Judge cancels major US oil and gas exploration sale

WASHINGTON, DC – APRIL 13: U.S. District Judge Rudolph Contreras listens during the investiture ceremony for U.S. District Judge Trevor N. McFadden April 13, 2018 at the U.S. District Court in Washington, DC. (Photo by ALEX WONG / GETTY IMAGES NORTH AMERICA / Getty Images via AFP)

WASHINGTON, D.C., United States (AFP) – A judge on Thursday canceled the sale of oil and gas exploration leases of some 80 million acres in the Gulf of Mexico, after environmental groups sued the Biden administration citing major concerns.

Federal District Court Judge Rudolph Contreras declared existing contracts invalid, saying the Department of the Interior did not adequately consider the leases’ impact on climate change when issuing them.

According to the ruling, officials had used outdated analyses to calculate the leases’ effects on the environment and said the government must run a new analysis with current data.

The administration had in August announced its intention to sell the rights to the Gulf exploration, a decision decried by environmental activists and seen as a stumbling block for President Joe Biden’s climate agenda.

A coalition of environmentalist groups sued to prevent the sales.

“We are pleased that the court invalidated Interior’s illegal lease sale,” Brettny Hardy, a lawyer for climate group Earthjustice, which represents the coalition, said in a statement.

WEST HOLLYWOOD, CA – NOVEMBER 04: A general view of atmosphere at the Earthjustice L.A. Launch Party at Sunset Towers on November 4, 2015 in West Hollywood, California. Joe Scarnici/Getty Images for Earthjustice/AFP (Photo by Joe Scarnici / GETTY IMAGES NORTH AMERICA / Getty Images via AFP)

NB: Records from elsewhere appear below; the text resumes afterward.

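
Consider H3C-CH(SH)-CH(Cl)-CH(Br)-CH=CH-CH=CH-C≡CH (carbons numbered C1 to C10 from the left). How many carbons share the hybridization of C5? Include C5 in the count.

4

C5 is sp2 (one π bond).
C1: sp3
C2: sp3
C3: sp3
C4: sp3
C5: sp2 ✓
C6: sp2 ✓
C7: sp2 ✓
C8: sp2 ✓
C9: sp
C10: sp
4 carbons are sp2.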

“We simply cannot continue to make investments in the fossil fuel industry to the peril of our communities and increasingly warming planet,” she said.

The Gulf of Mexico, located along the southeastern United States, is one of the most important oil production regions in the country.

Biden last January had announced a moratorium on new gas and oil drilling on federal land pending a review in an effort to make responding to the climate crisis a central part of his presidency.

But a federal judge in Louisiana, nominated by former president Donald Trump, ruled in June that the administration had to get congressional approval for such a move.